〜トロイメライ Träumerei 9月号〜
第6回 シューマンの「作品1」: 《アベッグ変奏曲》
<< - 2009.09.01 - >>

先月、先々月と番外編をお送りしてきましたが、そろそろ話をシューマンに戻しましょう。

高名なピアノ教師ヴィークに弟子入りすることを決意したシューマンはますます音楽にのめりこみます。1日7時間ピアノを練習しながら作曲も行い、ついに記念すべき初めての作品が出版されます。《アベッグ変奏曲》作品1です。シューマンはこれまでにも曲を書いていましたが、出版に至ったのがこの作品だったのです。作曲家にとって「作品1」とは、自分の作品を世に問う初めての機会ですから満を持して臨んだ意欲作であるはずです。それではシューマンのデビュー作である《アベッグ変奏曲》は一体どのような曲だったのでしょうか。

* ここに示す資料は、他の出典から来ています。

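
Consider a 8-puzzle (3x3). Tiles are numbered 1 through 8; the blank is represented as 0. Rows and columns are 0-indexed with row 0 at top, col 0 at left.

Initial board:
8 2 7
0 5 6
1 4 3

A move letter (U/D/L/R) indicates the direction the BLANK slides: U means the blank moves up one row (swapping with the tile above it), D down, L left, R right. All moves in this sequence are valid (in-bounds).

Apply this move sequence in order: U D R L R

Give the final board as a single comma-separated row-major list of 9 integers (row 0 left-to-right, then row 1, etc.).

After move 1 (U):
0 2 7
8 5 6
1 4 3

After move 2 (D):
8 2 7
0 5 6
1 4 3

After move 3 (R):
8 2 7
5 0 6
1 4 3

After move 4 (L):
8 2 7
0 5 6
1 4 3

After move 5 (R):
8 2 7
5 0 6
1 4 3

Answer: 8, 2, 7, 5, 0, 6, 1, 4, 3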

この曲はパウリーネ・フォン・アベッグという女性に捧げられています。そして彼女の名前の綴り(ABEGG)を音に読んでメロディーを作り、そのメロディーをもとにして変奏曲にしています。

譜例@

相手の名前を音楽にして捧げる…なんてロマンティック、きっとアベッグという人はシューマンの恋人なのでは?と思わず勘ぐりますが、実は このパウリーネ・フォン・アベッグ、シューマンの作り上げた架空の人物だそうです。なーんだ、という感じですが、そんな思わせぶりなところにシューマンの茶目っ気が感じられます。

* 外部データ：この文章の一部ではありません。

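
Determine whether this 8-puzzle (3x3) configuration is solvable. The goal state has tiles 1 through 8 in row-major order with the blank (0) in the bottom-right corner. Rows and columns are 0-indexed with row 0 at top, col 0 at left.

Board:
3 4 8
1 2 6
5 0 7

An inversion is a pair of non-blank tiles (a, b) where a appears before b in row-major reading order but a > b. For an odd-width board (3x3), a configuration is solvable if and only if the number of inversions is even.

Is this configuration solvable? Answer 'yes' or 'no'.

Inversions (pairs i<j in row-major order where tile[i] > tile[j] > 0): 10
10 is even, so the puzzle is solvable.

Answer: yes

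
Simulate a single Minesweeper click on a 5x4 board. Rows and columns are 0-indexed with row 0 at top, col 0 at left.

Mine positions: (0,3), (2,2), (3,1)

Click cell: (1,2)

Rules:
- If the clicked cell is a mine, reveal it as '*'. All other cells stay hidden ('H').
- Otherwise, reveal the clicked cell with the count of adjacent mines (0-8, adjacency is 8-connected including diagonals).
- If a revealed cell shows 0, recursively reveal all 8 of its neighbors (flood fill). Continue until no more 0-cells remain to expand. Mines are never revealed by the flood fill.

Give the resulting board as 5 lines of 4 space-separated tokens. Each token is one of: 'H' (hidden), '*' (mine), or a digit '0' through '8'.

H H H H
H H 2 H
H H H H
H H H H
H H H H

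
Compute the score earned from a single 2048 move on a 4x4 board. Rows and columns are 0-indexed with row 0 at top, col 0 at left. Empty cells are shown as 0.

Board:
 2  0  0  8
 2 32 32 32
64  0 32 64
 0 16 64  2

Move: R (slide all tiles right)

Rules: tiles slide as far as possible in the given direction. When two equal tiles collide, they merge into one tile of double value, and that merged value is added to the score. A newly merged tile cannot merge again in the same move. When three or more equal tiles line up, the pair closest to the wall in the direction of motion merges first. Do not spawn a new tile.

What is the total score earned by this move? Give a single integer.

Slide right:
row 0: [2, 0, 0, 8] -> [0, 0, 2, 8]  score +0 (running 0)
row 1: [2, 32, 32, 32] -> [0, 2, 32, 64]  score +64 (running 64)
row 2: [64, 0, 32, 64] -> [0, 64, 32, 64]  score +0 (running 64)
row 3: [0, 16, 64, 2] -> [0, 16, 64, 2]  score +0 (running 64)
Board after move:
 0  0  2  8
 0  2 32 64
 0 64 32 64
 0 16 64  2

Answer: 64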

この曲には作曲技法においても珍しい趣向があります。従来の変奏曲はテーマの旋律をどんどん分割して崩していくことで変奏を行うのですが、この曲ではまるでパッチワークのモチーフのように、ところどころにこのメロディーが原型のままポンと置かれているのです。シューマンがデビュー作で試したテーマのこのような使い方は、彼の後の作品《交響的練習曲》作品13にも用いられますし、交響曲や室内楽作品にも応用されています。

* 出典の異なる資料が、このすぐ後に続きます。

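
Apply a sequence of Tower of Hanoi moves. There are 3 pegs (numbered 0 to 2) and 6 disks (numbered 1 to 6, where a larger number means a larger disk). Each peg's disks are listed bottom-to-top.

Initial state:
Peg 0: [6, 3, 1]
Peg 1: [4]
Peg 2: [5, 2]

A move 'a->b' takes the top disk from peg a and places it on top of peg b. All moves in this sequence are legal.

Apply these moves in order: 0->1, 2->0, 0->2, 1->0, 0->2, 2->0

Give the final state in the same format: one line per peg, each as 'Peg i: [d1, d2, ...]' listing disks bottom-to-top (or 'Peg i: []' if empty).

After move 1 (0->1):
Peg 0: [6, 3]
Peg 1: [4, 1]
Peg 2: [5, 2]

After move 2 (2->0):
Peg 0: [6, 3, 2]
Peg 1: [4, 1]
Peg 2: [5]

After move 3 (0->2):
Peg 0: [6, 3]
Peg 1: [4, 1]
Peg 2: [5, 2]

After move 4 (1->0):
Peg 0: [6, 3, 1]
Peg 1: [4]
Peg 2: [5, 2]

After move 5 (0->2):
Peg 0: [6, 3]
Peg 1: [4]
Peg 2: [5, 2, 1]

After move 6 (2->0):
Peg 0: [6, 3, 1]
Peg 1: [4]
Peg 2: [5, 2]

Answer: Peg 0: [6, 3, 1]
Peg 1: [4]
Peg 2: [5, 2]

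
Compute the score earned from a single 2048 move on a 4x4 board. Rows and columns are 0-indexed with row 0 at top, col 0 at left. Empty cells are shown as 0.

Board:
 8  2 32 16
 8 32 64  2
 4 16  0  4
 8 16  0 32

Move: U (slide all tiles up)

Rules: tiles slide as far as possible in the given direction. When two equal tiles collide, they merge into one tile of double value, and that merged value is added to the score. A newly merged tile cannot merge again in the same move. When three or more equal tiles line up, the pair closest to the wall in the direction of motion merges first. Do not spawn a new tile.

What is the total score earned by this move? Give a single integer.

Slide up:
col 0: [8, 8, 4, 8] -> [16, 4, 8, 0]  score +16 (running 16)
col 1: [2, 32, 16, 16] -> [2, 32, 32, 0]  score +32 (running 48)
col 2: [32, 64, 0, 0] -> [32, 64, 0, 0]  score +0 (running 48)
col 3: [16, 2, 4, 32] -> [16, 2, 4, 32]  score +0 (running 48)
Board after move:
16  2 32 16
 4 32 64  2
 8 32  0  4
 0  0  0 32

Answer: 48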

もう一つの特徴は、フィナーレ近くで現れる「消えていく音」です。

譜例A

和音から一音ずつ指を離していくことでABEGGの音がかすかに聞こえるようになっています。つまり鍵盤を押すのではなくて離すことで、テーマが浮かび上がってくるのです。これはシューマンが愛したドイツの作家、ジャン・パウルの小説か らヒントを得たアイディアのようです。非常に読書家で、将来作家になろうか音楽家になろうか迷っていたシューマンならではの発想と言えます。このように《アベッグ変奏曲》はシューマンの初めての出版作品ながら、おもしろい仕掛けや新しい試みがたくさん盛り込まれています。 シューマンの茶目っ気と若々しい革新性に満ちた、楽しくチャーミングな作品です。